These are not the best of times for Nigeria, Africa’s most populous country. The dominating news item in local media spaces and, in fact, soft gossip sites is still Sunday’s grisly crash — the worst in nearly two decades — at Iju-Ishaga, Agege area of Lagos State involving a Dana McDonnell Douglas MD-83 airliner that charred and killed all 147 passengers and six crew members aboard, as well as a yet-undetermined number of Agege residents whose houses were pierced by the plane before its eventual crash. But it is not all dark and gloomy for Nigeria.

On Saturday, 2nd June 2012, a day before the crash, a young Nigerian in faraway New York United States, bagged seven distinguished awards at the 2012 graduation ceremony of Lehman College’s City University of New York (CUNY). The news, most fittingly, did not filter into Nigeria until the following day, coinciding with the breaking of the news of the air crash.

Although Olu Onemola’s success ill-compares with the agonising loss of hundreds of citizens in just one moment, it offered some faint relief for the section of Nigerians that at least wanted to read some positive news about the country in international media, following the death, also that same Sunday, of scores of Christian worshippers who were bombed to death in the northeastern city of Bauchi in a suicide attack masterminded by adherents of the notorious Islamist fundamentalist Boko Haram group.

The Nigerian elite class will find Onemola’s feat utterly unsurprising- he was born to the family of Ambassador Bukun-Olu Onemola, the country’s deputy permanent representative to the United Nations.

The older Onemola graduated from the University of Lagos in 1979 with a Bachelor of Science (B.Sc.) Degree in Sociology, and was also awarded Master of Science (M.Sc.) Degree in Sociology, and International Relations from the University of Ibadan in 1985. He joined the Foreign Service of the Federal Republic of Nigeria in 1980 and has since served in various capacities, including a 2008 appointment by late President Umaru Musa Yar’Adua as Ambassador, Extraordinary and Plenipotentiary of Nigeria to the United Nations, New York.

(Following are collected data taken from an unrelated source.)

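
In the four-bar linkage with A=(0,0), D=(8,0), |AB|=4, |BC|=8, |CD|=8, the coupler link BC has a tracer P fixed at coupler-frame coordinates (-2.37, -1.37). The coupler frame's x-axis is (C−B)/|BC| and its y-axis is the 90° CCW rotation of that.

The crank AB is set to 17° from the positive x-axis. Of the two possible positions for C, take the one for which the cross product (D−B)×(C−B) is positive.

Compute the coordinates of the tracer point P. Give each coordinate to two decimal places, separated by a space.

3.76 -1.57

A=(0,0), D=(8.00,0)
B = A + 4.00·(cos17°, sin17°) = (3.8252, 1.1695)
|BD| = 4.3355
circle(B,8.00) ∩ circle(D,8.00): a=2.1677, h=7.7007
  candidates: C₊=(7.9899,8.0000) cross=33.386; C₋=(3.8354,-6.8305) cross=-33.386
  mode + wants cross > 0 → take C=(7.9899,8.0000) (cross=33.386)
ex = (C−B)/|BC| = (0.5206,0.8538); ey = (-0.8538,0.5206)
P = B + -2.37·ex + -1.37·ey = (3.7612,-1.5672)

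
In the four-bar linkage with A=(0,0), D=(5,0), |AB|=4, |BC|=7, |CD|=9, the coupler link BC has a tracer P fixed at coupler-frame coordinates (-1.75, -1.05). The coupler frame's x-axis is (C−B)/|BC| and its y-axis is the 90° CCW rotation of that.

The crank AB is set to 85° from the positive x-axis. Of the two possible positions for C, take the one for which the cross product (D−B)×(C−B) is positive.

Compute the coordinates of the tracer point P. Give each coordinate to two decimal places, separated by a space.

-0.12 2.00

A=(0,0), D=(5.00,0)
B = A + 4.00·(cos85°, sin85°) = (0.3486, 3.9848)
|BD| = 6.1248
circle(B,7.00) ∩ circle(D,9.00): a=0.4501, h=6.9855
  candidates: C₊=(5.2352,8.9969) cross=42.785; C₋=(-3.8543,-1.6131) cross=-42.785
  mode + wants cross > 0 → take C=(5.2352,8.9969) (cross=42.785)
ex = (C−B)/|BC| = (0.6981,0.7160); ey = (-0.7160,0.6981)
P = B + -1.75·ex + -1.05·ey = (-0.1212,1.9988)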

The younger Onemola, now a graduate of Political Science at Lehman, received the distinguished Golden Key award, otherwise called the International Honour Society, an academic honour society for high-flying scholars.

He bagged the Pi Sigma Alpha National Honour Society in Political Science, and the Jacob Hammer Memorial Prize in English, awarded to the best student in theatre performance.

In addition, he grabbed the Edgar Dawson Prize in Political and Legal Theory, an honour bestowed on the graduate of Political Science with the strongest portfolio of political and legal essays.

Onemola equally received the CUNY Vice-Chancellor’s Excellence in Leadership Award, as well as the Cum Laude award — a Latin term signifying ‘With Honours,’ — a distinction on which graduates with a 3.4 to a 3.59 GPA on the four-point scale are honoured.

Without asking or being told, Onemola, who has unbelievably also served as president of CUNY Student Government, has worked his socks off, as involvement in campus politics and academic excellence seem to be two mutually exclusive endeavours.

“My impression is that hard work definitely pays off,” he confirms, speaking after carting away his prizes. “Being able to achieve such feats while serving as the president of the Student Government is a testament to hard work.”

Well, just in case anyone is still unconvinced of the magnitude of Onemola’s achievement and the pride it has brought to Nigeria and Africa, it should be noted that CUNY is the largest urban university in the U.S., comprising more than 260,000 degree-credit students and 273,000 continuing and professional education students enrolled in 23 institutions (11 senior colleges, six community colleges, the William E. Macaulay Honors College at CUNY, the doctorate-granting Graduate School and University Center, the City University of New York School of Law, CUNY Graduate School of Journalism, and the Sophie Davis School of Biomedical Education).

Onemola, indeed, has chosen the right time to achieve his string of successes, thereby helping to put his country in good international light, at a time when it is beset by a succession of tragedies, one so devastating that the president declared a three-day national mourning, its green-white-green flag flying at half-mast.